I have taken the asm output from a.out gcc-2.5.8, and cleaned it up
so that I could as and ld it to create an ELF binary. You only need to
do this with client.s, as that is where the CPU intensive bit is.
Remove the extra underscores, delete the call to ___main and you are
set. I linked that up to create an ELF binary with the asm output from
the a.out gcc-2.5.8, and it screams along just like the pure a.out binary.
So it is clearly not an a.out vs ELF issue, but rather an issue of
why is gcc now making slower asm code.
Others have also mentioned the difference in alignment (2,4 for a.out
and 4,16 for ELF) so I imposed the same alignment on the asm output
from 2.5.8 by sed'ding the .align 4 --> .align 16 and the .align 2 to
an .align 4. This in turn resulted in a slight increase (12065x -> 12075x)
in performance, making the ELF binary faster than the a.out one since the
alignment now favours the i486 cache design.
I'd have to look at the two asm outputs more closely to see why the
main loop (RC5_KEY_CHECK) is so lame with newer gcc's but I am not
too much of an an asm guru and so I doubt I'd see the problem even
if it was staring me in the face. For what its worth, the number
of asm lines in the fast one is 1067 and 1269 in the slow one.
That in itself is an increase of 19% more instructions.

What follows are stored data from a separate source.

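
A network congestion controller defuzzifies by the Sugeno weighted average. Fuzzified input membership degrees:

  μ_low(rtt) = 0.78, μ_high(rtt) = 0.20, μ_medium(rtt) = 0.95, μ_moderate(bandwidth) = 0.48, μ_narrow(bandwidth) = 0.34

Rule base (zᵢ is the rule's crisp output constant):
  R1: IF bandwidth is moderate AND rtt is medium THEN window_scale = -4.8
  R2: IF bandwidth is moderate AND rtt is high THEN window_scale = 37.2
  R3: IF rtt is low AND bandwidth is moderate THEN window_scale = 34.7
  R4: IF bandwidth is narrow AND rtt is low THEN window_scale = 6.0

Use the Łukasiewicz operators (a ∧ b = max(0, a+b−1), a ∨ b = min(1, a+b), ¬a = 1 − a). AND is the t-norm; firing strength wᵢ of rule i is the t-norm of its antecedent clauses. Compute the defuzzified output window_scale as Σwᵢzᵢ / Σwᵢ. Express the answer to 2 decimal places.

R1 (z=-4.8): moderate=0.48, medium=0.95; AND[max(0, a+b−1)] → w = 0.43
R2 (z=37.2): moderate=0.48, high=0.20; AND[max(0, a+b−1)] → w = 0.00
R3 (z=34.7): low=0.78, moderate=0.48; AND[max(0, a+b−1)] → w = 0.26
R4 (z=6.0): narrow=0.34, low=0.78; AND[max(0, a+b−1)] → w = 0.12
Weighted average = (0.43·-4.8 + 0.00·37.2 + 0.26·34.7 + 0.12·6.0) / (0.43 + 0.00 + 0.26 + 0.12)
  = 7.6780 / 0.8100 = 9.48

9.48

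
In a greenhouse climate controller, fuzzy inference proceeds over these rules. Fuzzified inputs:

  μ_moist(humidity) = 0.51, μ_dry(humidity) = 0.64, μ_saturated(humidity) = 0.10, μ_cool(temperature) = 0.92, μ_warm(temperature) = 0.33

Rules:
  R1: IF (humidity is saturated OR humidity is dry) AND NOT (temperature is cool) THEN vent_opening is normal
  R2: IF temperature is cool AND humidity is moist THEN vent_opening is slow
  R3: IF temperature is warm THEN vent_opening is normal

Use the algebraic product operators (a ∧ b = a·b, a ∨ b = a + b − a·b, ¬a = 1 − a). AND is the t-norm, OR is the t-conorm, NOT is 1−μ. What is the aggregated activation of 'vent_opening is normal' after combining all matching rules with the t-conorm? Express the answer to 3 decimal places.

R1: (saturated=0.10 OR dry=0.64) = 0.6760; AND[a·b] with ¬cool=1−0.92=0.08 → w = 0.0541
R2: cool=0.92, moist=0.51; AND[a·b] → w = 0.4692
R3: warm=0.33 → w = 0.3300
Rules with consequent 'normal': {R1, R3} → strengths 0.0541, 0.3300
Aggregate via t-conorm [a + b − a·b]: 0.3662

0.366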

Hrrm,
I wonder if gcc-2.7.2 is slower for other things as well, or if it
is just something this app triggers...
The moral of the story is that the binary is definitely a lot
faster if the binary was created with a pre 2.7 gcc. Both
gcc-2.6.3 and gcc-2.5.8 produce faster asm code for this program,
but gcc-2.7.0 appears to be slow like gcc-2.7.2 is (if not worse).
If you have access to an older gcc, you can home-brew your own ELF
rc5 binary that is much faster than what you are probably using now.
Paul.